Avec les Stooges, Iggy Pop brise le plafond de verre avec le disque Raw Power, produit par David Bowie. Si l’amitié d’Iggy avec Bowie va relancer sa carrière, remettre sa vie sur les rails et susciter une véritable relation, elle lui permet aussi de rencontrer le grand John Lennon. Un moment qui a été d’une importance égale pour Iggy. Les trois artistes avaient le rock ‘n’ roll dans le sang, et la collision de leurs chemins était inscrite dans leurs étoiles.
« L’amitié, c’est essentiellement ce type qui m’a sauvé d’un certain anéantissement professionnel et peut-être personnel – c’est aussi simple que cela », a déclaré Iggy après la mort de Bowie. « Beaucoup de gens étaient curieux à mon sujet, mais il était le seul à avoir suffisamment de points communs avec moi, à aimer vraiment ce que je faisais et à pouvoir s’y rallier, et à avoir des intentions assez décentes pour m’aider. Il a fait une bonne chose. »
Il a ajouté : « C’était plus un bienfaiteur qu’un ami au sens où la plupart des gens entendent l’amitié. Il est sorti de son chemin pour m’accorder un peu de bon karma. »
Bizarrement, la rencontre avec Lennon n’a pas eu lieu lors d’une fête clinquante à New York ou à Londres, mais dans un hôtel extraterrestre de Hong Kong lors d’une halte sur leur chemin de retour à Berlin depuis le Japon après une courte tournée en 1977. Bowie a rencontré Lennon pour la première fois en 1974, et leur rencontre s’est faite grâce à l’icône hollywoodienne Elizabeth Taylor. La vie privée de Lennon était précaire à l’époque de leur première rencontre, car il souffrait de toxicomanie et de problèmes personnels, qui l’ont finalement éloigné de Yoko Ono.

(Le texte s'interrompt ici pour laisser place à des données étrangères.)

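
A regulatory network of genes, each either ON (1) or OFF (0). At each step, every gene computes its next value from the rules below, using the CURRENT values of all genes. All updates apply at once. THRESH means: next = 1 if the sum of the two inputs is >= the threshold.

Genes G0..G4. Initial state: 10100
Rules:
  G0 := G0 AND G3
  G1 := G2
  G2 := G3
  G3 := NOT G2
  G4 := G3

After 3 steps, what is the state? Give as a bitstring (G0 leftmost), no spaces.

Step 1: G0=G0&G3=1&0=0 G1=G2=1 G2=G3=0 G3=NOT G2=NOT 1=0 G4=G3=0 -> 01000
Step 2: G0=G0&G3=0&0=0 G1=G2=0 G2=G3=0 G3=NOT G2=NOT 0=1 G4=G3=0 -> 00010
Step 3: G0=G0&G3=0&1=0 G1=G2=0 G2=G3=1 G3=NOT G2=NOT 0=1 G4=G3=1 -> 00111

00111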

Alors que Lennon faisait des bêtises lors de son tristement célèbre « Lost Weekend », Bowie était lui aussi en pleine crise d’hédonisme, ce qui l’a conduit à se retrouver face au canon d’une arme. À partir de là, une connexion est née instantanément entre les deux.
Le duo a ensuite collaboré sur « Fame », ce qui a renforcé leur amitié. Pourtant, Bowie ayant déménagé à Berlin, ils ne s’étaient pas vus depuis un certain temps, et leur rencontre dans le hall d’un hôtel était un hasard qu’ils n’arrivaient pas à croire.

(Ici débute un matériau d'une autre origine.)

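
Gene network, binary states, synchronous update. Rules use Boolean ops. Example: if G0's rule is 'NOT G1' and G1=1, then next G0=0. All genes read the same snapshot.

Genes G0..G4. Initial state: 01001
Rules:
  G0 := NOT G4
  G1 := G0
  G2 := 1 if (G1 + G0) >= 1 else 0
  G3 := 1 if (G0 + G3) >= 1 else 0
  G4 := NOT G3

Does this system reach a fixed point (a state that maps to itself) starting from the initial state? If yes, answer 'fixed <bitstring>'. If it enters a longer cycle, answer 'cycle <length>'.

Step 0: 01001
Step 1: G0=NOT G4=NOT 1=0 G1=G0=0 G2=(1+0>=1)=1 G3=(0+0>=1)=0 G4=NOT G3=NOT 0=1 -> 00101
Step 2: G0=NOT G4=NOT 1=0 G1=G0=0 G2=(0+0>=1)=0 G3=(0+0>=1)=0 G4=NOT G3=NOT 0=1 -> 00001
Step 3: G0=NOT G4=NOT 1=0 G1=G0=0 G2=(0+0>=1)=0 G3=(0+0>=1)=0 G4=NOT G3=NOT 0=1 -> 00001
Fixed point reached at step 2: 00001

Answer: fixed 00001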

« J’ai rencontré John à Hong Kong en 1977 », se souvient Iggy en 2005 à The Independent. Il voyageait avec Sean, qui avait environ deux ans, et allait retrouver Yoko au Japon. J’étais avec David Bowie et Coco Schwab, son amie et assistante personnelle, sur le chemin du retour du Japon vers l’Europe, après une tournée rock de mon cru.
« Une paire de portes d’ascenseur s’est ouverte, et il se tenait dans le hall de l’hôtel, vêtu d’un maillot de basket-ball beaucoup trop grand, et il a donné à David une très grosse accolade et une sorte de sourire rieur et saluant. J’étais surpris de voir un géant de l’industrie anglaise faire preuve d’autant de chaleur. De plus, le voir dans un maillot de basket était super cool (pardonnez mon fanatisme) ».

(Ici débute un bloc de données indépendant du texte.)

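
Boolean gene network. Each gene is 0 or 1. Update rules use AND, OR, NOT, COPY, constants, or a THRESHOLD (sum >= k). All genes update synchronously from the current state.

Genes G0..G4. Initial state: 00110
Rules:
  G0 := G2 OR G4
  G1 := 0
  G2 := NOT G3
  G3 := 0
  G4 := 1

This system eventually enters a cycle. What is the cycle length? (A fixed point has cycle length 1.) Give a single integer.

Answer: 1

Derivation:
Step 0: 00110
Step 1: G0=G2|G4=1|0=1 G1=0(const) G2=NOT G3=NOT 1=0 G3=0(const) G4=1(const) -> 10001
Step 2: G0=G2|G4=0|1=1 G1=0(const) G2=NOT G3=NOT 0=1 G3=0(const) G4=1(const) -> 10101
Step 3: G0=G2|G4=1|1=1 G1=0(const) G2=NOT G3=NOT 0=1 G3=0(const) G4=1(const) -> 10101
State from step 3 equals state from step 2 -> cycle length 1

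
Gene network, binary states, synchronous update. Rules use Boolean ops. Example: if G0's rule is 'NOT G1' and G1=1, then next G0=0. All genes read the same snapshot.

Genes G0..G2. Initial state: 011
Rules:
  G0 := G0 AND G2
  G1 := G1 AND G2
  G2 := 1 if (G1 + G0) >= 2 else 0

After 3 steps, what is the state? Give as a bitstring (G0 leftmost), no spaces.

Step 1: G0=G0&G2=0&1=0 G1=G1&G2=1&1=1 G2=(1+0>=2)=0 -> 010
Step 2: G0=G0&G2=0&0=0 G1=G1&G2=1&0=0 G2=(1+0>=2)=0 -> 000
Step 3: G0=G0&G2=0&0=0 G1=G1&G2=0&0=0 G2=(0+0>=2)=0 -> 000

000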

Il poursuit : « Nous sommes allés dîner deux ou trois fois, tous les quatre, après que Sean se soit couché pour la nuit. On est aussi allés dans un bar topless une fois, et une fois prendre le thé dans un country club prétentieux. Il savait vraiment comment s’exprimer quand il le voulait, et à chacune de ces deux dernières destinations, il s’est levé pour mi-crier, mi-grommeler : « Avez-vous déjà entendu parler des Beatles ? » lorsque le service ne venait pas. Je pense qu’il appréciait cela. Je sais que moi, ça m’a plu ».
Le fait d’imaginer Lennon en train de demander en plaisantant aux serveurs s’ils savent qui il est à Hong Kong montre un côté ludique de son personnage, qui n’est pas souvent mis en valeur. En outre, cela indique également que l’ancien Beatle était peut-être plus à l’aise avec la vie sous les feux de la rampe qu’il ne le laissait paraître, et qu’en vérité, il y avait certains avantages à la célébrité qu’il n’échangerait pour rien au monde.